Fungsi brake fluid atau minyak rem sangat krusial dalam sistem penghentian laju kendaraan karena berperan sebagai media transfer tekanan hidrolik. Tanpa cairan ini, tekanan pada pedal rem tidak akan terdistribusi ke komponen mekanis di roda, sehingga mobil tidak dapat berhenti. Sebagai aspek keselamatan utama, pemahaman karakteristik cairan rem mobil merupakan langkah preventif guna menghindari risiko kegagalan sistem pengereman atau brake fade.
Baca Juga: Rahasia Rem Cakram Mobil untuk Keamanan Berkendara Maksimal

Peran Utama dan Fungsi Brake Fluid bagi Komponen Rem
Cairan rem memiliki kegunaan teknis yang memastikan setiap perjalanan tetap aman. Berikut adalah penjabaran mengenai fungsi brake fluid:
-
Penyalur Tenaga Hidrolik: Mentransmisikan tekanan dari master cylinder menuju caliper atau wheel cylinder secara presisi.
-
Pelumas Komponen: Memberikan lubrikasi pada bagian karet dan logam yang bergesekan di dalam sistem rem guna mencegah keausan dini.
-
Pencegah Karat: Kandungan zat aditif di dalamnya melindungi saluran pipa rem dari korosi akibat kelembapan udara.
-
Ketahanan Suhu Tinggi: Menjaga titik didih tetap stabil meskipun terjadi panas ekstrem akibat gesekan kampas rem dengan cakram.
Pemeliharaan Kinerja Sistem Rem
Penggantian secara berkala merupakan prosedur standar untuk memastikan fungsi brake fluid tetap optimal. Cairan rem memiliki sifat higroskopis, yaitu kemampuan menyerap uap air dari lingkungan sekitar. Jika kandungan air terlalu tinggi, titik didih minyak rem akan menurun dan menciptakan gelembung udara dalam sistem (vapor lock) yang berisiko menyebabkan rem “ngempos” atau tidak berfungsi.

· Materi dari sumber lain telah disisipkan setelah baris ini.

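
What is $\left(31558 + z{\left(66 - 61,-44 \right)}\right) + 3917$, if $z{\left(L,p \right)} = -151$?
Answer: $35324$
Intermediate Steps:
$\left(31558 + z{\left(66 - 61,-44 \right)}\right) + 3917 = \left(31558 - 151\right) + 3917 = 31407 + 3917 = 35324$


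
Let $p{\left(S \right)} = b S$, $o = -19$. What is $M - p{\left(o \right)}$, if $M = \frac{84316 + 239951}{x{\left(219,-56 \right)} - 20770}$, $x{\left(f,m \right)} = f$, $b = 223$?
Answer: $\frac{86750320}{20551} \approx 4221.2$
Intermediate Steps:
$M = - \frac{324267}{20551}$ ($M = \frac{84316 + 239951}{219 - 20770} = \frac{324267}{-20551} = 324267 \left(- \frac{1}{20551}\right) = - \frac{324267}{20551} \approx -15.779$)
$p{\left(S \right)} = 223 S$
$M - p{\left(o \right)} = - \frac{324267}{20551} - 223 \left(-19\right) = - \frac{324267}{20551} - -4237 = - \frac{324267}{20551} + 4237 = \frac{86750320}{20551}$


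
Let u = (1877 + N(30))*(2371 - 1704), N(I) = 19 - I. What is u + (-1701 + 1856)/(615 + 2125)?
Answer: 682052887/548 ≈ 1.2446e+6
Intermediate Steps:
u = 1244622 (u = (1877 + (19 - 1*30))*(2371 - 1704) = (1877 + (19 - 30))*667 = (1877 - 11)*667 = 1866*667 = 1244622)
u + (-1701 + 1856)/(615 + 2125) = 1244622 + (-1701 + 1856)/(615 + 2125) = 1244622 + 155/2740 = 1244622 + 155*(1/2740) = 1244622 + 31/548 = 682052887/548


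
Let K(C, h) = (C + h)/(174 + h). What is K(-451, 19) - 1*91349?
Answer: -17630789/193 ≈ -91351.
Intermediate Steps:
K(C, h) = (C + h)/(174 + h)
K(-451, 19) - 1*91349 = (-451 + 19)/(174 + 19) - 1*91349 = -432/193 - 91349 = -17630789/193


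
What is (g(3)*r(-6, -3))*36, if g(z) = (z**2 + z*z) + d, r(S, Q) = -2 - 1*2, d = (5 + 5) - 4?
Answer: -3456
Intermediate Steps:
d = 6 (d = 10 - 4 = 6)
r(S, Q) = -4 (r(S, Q) = -2 - 2 = -4)
g(z) = 6 + 2*z**2 (g(z) = (z**2 + z*z) + 6 = (z**2 + z**2) + 6 = 2*z**2 + 6 = 6 + 2*z**2)
(g(3)*r(-6, -3))*36 = ((6 + 2*3**2)*(-4))*36 = ((6 + 2*9)*(-4))*36 = ((6 + 18)*(-4))*36 = (24*(-4))*36 = -96*36 = -3456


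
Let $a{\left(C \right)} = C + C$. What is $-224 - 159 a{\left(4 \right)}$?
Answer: $-1496$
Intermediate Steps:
$a{\left(C \right)} = 2 C$
$-224 - 159 a{\left(4 \right)} = -224 - 159 \cdot 2 \cdot 4 = -224 - 1272 = -1496$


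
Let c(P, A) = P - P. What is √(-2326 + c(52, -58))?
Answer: I*√2326 ≈ 48.229*I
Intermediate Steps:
c(P, A) = 0
√(-2326 + c(52, -58)) = √(-2326 + 0) = √(-2326) = I*√2326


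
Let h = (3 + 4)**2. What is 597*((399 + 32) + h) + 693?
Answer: 287253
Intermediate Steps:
h = 49 (h = 7**2 = 49)
597*((399 + 32) + h) + 693 = 597*((399 + 32) + 49) + 693 = 597*(431 + 49) + 693 = 597*480 + 693 = 286560 + 693 = 287253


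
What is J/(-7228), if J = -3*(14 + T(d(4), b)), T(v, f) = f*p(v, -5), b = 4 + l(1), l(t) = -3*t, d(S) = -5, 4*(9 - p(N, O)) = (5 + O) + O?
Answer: 291/28912 ≈ 0.010065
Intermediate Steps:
p(N, O) = 31/4 - O/2 (p(N, O) = 9 - ((5 + O) + O)/4 = 9 - (5 + 2*O)/4 = 9 + (-5/4 - O/2) = 31/4 - O/2)
b = 1 (b = 4 - 3*1 = 4 - 3 = 1)
T(v, f) = 41*f/4 (T(v, f) = f*(31/4 - 1/2*(-5)) = f*(31/4 + 5/2) = f*(41/4) = 41*f/4)
J = -291/4 (J = -3*(14 + (41/4)*1) = -3*(14 + 41/4) = -3*97/4 = -291/4 ≈ -72.750)
J/(-7228) = -291/4/(-7228) = -291/4*(-1/7228) = 291/28912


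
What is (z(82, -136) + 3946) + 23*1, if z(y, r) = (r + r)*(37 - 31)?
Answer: 2337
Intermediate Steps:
z(y, r) = 12*r (z(y, r) = (2*r)*6 = 12*r)
(z(82, -136) + 3946) + 23*1 = (12*(-136) + 3946) + 23*1 = (-1632 + 3946) + 23 = 2314 + 23 = 2337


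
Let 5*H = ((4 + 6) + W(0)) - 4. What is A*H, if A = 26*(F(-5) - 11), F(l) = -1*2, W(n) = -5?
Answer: -338/5 ≈ -67.600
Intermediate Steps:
F(l) = -2
A = -338 (A = 26*(-2 - 11) = 26*(-13) = -338)
H = ⅕ (H = (((4 + 6) - 5) - 4)/5 = ((10 - 5) - 4)/5 = (5 - 4)/5 = (⅕)*1 = ⅕ ≈ 0.20000)
A*H = -338*⅕ = -338/5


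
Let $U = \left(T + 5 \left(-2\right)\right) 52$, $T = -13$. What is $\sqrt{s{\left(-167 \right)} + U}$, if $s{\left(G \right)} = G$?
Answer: $i \sqrt{1363} \approx 36.919 i$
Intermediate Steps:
$U = -1196$ ($U = \left(-13 + 5 \left(-2\right)\right) 52 = \left(-13 - 10\right) 52 = \left(-23\right) 52 = -1196$)
$\sqrt{s{\left(-167 \right)} + U} = \sqrt{-167 - 1196} = \sqrt{-1363} = i \sqrt{1363}$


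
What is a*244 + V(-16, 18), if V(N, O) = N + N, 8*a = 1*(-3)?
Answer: -247/2 ≈ -123.50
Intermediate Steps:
a = -3/8 (a = (1*(-3))/8 = (⅛)*(-3) = -3/8 ≈ -0.37500)
V(N, O) = 2*N
a*244 + V(-16, 18) = -3/8*244 + 2*(-16) = -183/2 - 32 = -247/2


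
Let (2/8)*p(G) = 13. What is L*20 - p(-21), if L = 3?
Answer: 8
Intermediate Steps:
p(G) = 52 (p(G) = 4*13 = 52)
L*20 - p(-21) = 3*20 - 1*52 = 60 - 52 = 8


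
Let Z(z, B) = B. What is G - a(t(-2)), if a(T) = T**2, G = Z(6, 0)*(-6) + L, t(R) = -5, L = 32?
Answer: 7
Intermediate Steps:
G = 32 (G = 0*(-6) + 32 = 0 + 32 = 32)
G - a(t(-2)) = 32 - 1*(-5)**2 = 32 - 1*25 = 32 - 25 = 7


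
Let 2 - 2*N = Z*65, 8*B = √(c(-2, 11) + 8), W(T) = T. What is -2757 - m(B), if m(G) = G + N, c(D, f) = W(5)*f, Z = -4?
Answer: -2888 - 3*√7/8 ≈ -2889.0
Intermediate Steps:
c(D, f) = 5*f
B = 3*√7/8 (B = √(5*11 + 8)/8 = √(55 + 8)/8 = √63/8 = (3*√7)/8 = 3*√7/8 ≈ 0.99216)
N = 131 (N = 1 - (-2)*65 = 1 - ½*(-260) = 1 + 130 = 131)
m(G) = 131 + G (m(G) = G + 131 = 131 + G)
-2757 - m(B) = -2757 - (131 + 3*√7/8) = -2757 + (-131 - 3*√7/8) = -2888 - 3*√7/8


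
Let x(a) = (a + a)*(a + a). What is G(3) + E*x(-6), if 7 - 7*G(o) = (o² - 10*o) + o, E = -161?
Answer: -162263/7 ≈ -23180.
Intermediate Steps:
G(o) = 1 - o²/7 + 9*o/7 (G(o) = 1 - ((o² - 10*o) + o)/7 = 1 - (o² - 9*o)/7 = 1 + (-o²/7 + 9*o/7) = 1 - o²/7 + 9*o/7)
x(a) = 4*a² (x(a) = (2*a)*(2*a) = 4*a²)
G(3) + E*x(-6) = (1 - ⅐*3² + (9/7)*3) - 644*(-6)² = (1 - ⅐*9 + 27/7) - 644*36 = (1 - 9/7 + 27/7) - 161*144 = 25/7 - 23184 = -162263/7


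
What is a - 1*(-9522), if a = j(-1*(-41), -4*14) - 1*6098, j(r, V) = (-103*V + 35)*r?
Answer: 241347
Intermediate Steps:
j(r, V) = r*(35 - 103*V) (j(r, V) = (35 - 103*V)*r = r*(35 - 103*V))
a = 231825 (a = (-1*(-41))*(35 - (-412)*14) - 1*6098 = 41*(35 - 103*(-56)) - 6098 = 41*(35 + 5768) - 6098 = 41*5803 - 6098 = 237923 - 6098 = 231825)
a - 1*(-9522) = 231825 - 1*(-9522) = 231825 + 9522 = 241347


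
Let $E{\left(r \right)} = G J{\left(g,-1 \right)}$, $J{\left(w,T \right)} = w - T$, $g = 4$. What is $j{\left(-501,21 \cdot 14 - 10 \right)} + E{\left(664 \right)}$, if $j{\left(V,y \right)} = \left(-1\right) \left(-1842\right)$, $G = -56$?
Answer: $1562$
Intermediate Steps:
$E{\left(r \right)} = -280$ ($E{\left(r \right)} = - 56 \left(4 - -1\right) = - 56 \left(4 + 1\right) = \left(-56\right) 5 = -280$)
$j{\left(V,y \right)} = 1842$
$j{\left(-501,21 \cdot 14 - 10 \right)} + E{\left(664 \right)} = 1842 - 280 = 1562$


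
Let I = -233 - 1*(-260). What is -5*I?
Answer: -135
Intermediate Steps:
I = 27 (I = -233 + 260 = 27)
-5*I = -5*27 = -135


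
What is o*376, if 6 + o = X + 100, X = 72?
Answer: 62416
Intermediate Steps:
o = 166 (o = -6 + (72 + 100) = -6 + 172 = 166)
o*376 = 166*376 = 62416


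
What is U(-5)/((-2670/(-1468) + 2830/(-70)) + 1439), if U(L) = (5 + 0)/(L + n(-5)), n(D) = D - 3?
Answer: -5138/18707533 ≈ -0.00027465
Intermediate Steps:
n(D) = -3 + D
U(L) = 5/(-8 + L) (U(L) = (5 + 0)/(L + (-3 - 5)) = 5/(L - 8) = 5/(-8 + L))
U(-5)/((-2670/(-1468) + 2830/(-70)) + 1439) = (5/(-8 - 5))/((-2670/(-1468) + 2830/(-70)) + 1439) = (5/(-13))/((-2670*(-1/1468) + 2830*(-1/70)) + 1439) = (5*(-1/13))/((1335/734 - 283/7) + 1439) = -5/13/(-198377/5138 + 1439) = -5/13/(7195205/5138) = (5138/7195205)*(-5/13) = -5138/18707533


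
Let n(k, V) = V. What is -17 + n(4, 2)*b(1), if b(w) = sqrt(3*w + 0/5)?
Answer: -17 + 2*sqrt(3) ≈ -13.536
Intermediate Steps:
b(w) = sqrt(3)*sqrt(w) (b(w) = sqrt(3*w + 0*(1/5)) = sqrt(3*w + 0) = sqrt(3*w) = sqrt(3)*sqrt(w))
-17 + n(4, 2)*b(1) = -17 + 2*(sqrt(3)*sqrt(1)) = -17 + 2*(sqrt(3)*1) = -17 + 2*sqrt(3)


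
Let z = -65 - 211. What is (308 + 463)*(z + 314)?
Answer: 29298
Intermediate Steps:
z = -276
(308 + 463)*(z + 314) = (308 + 463)*(-276 + 314) = 771*38 = 29298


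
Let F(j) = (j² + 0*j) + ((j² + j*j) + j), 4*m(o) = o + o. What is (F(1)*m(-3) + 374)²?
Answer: 135424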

Interval penggantian yang disarankan umumnya berada pada rentang 20.000 hingga 40.000 kilometer. Cairan yang sudah lama tidak diganti cenderung berubah warna menjadi keruh (gelap) dan menyebabkan injakan rem terasa kurang responsif. Penggunaan produk dengan titik didih tinggi terbukti efektif mencegah penguapan saat kendaraan melintasi jalur pegunungan yang intens.
Catatan Penting: Minyak rem bersifat sangat korosif terhadap cat kendaraan. Pastikan segera membasuh dengan air jika terdapat tumpahan saat melakukan pengisian.
Perbandingan Spesifikasi: DOT 3 vs DOT 4
Pemilihan jenis minyak rem harus didasarkan pada spesifikasi sistem pengereman kendaraan (periksa buku manual kendaraan):
-
DOT 3: Umumnya berbasis glikol dengan titik didih kering sekitar 205°C, sesuai untuk kendaraan harian dengan beban ringan.
-
DOT 4: Memiliki titik didih lebih tinggi, yakni sekitar 230°C, berkat tambahan ester borat yang meningkatkan ketahanan terhadap panas.
Baca Juga: Menjaga Performa Mesin Tetap Optimal dengan Engine Flush Mobil
Dalam praktik di bengkel Carlsonchia_oe, mengganti DOT 3 ke DOT 4 sering dilakukan untuk performa lebih baik (terutama untuk medan berat), namun pastikan sistem rem tidak menggunakan material karet alami yang sensitif terhadap ester borat. Pemeriksaan level dan kejernihan cairan rem pada setiap servis berkala merupakan langkah krusial dalam menjaga kontrol kendaraan tetap prima.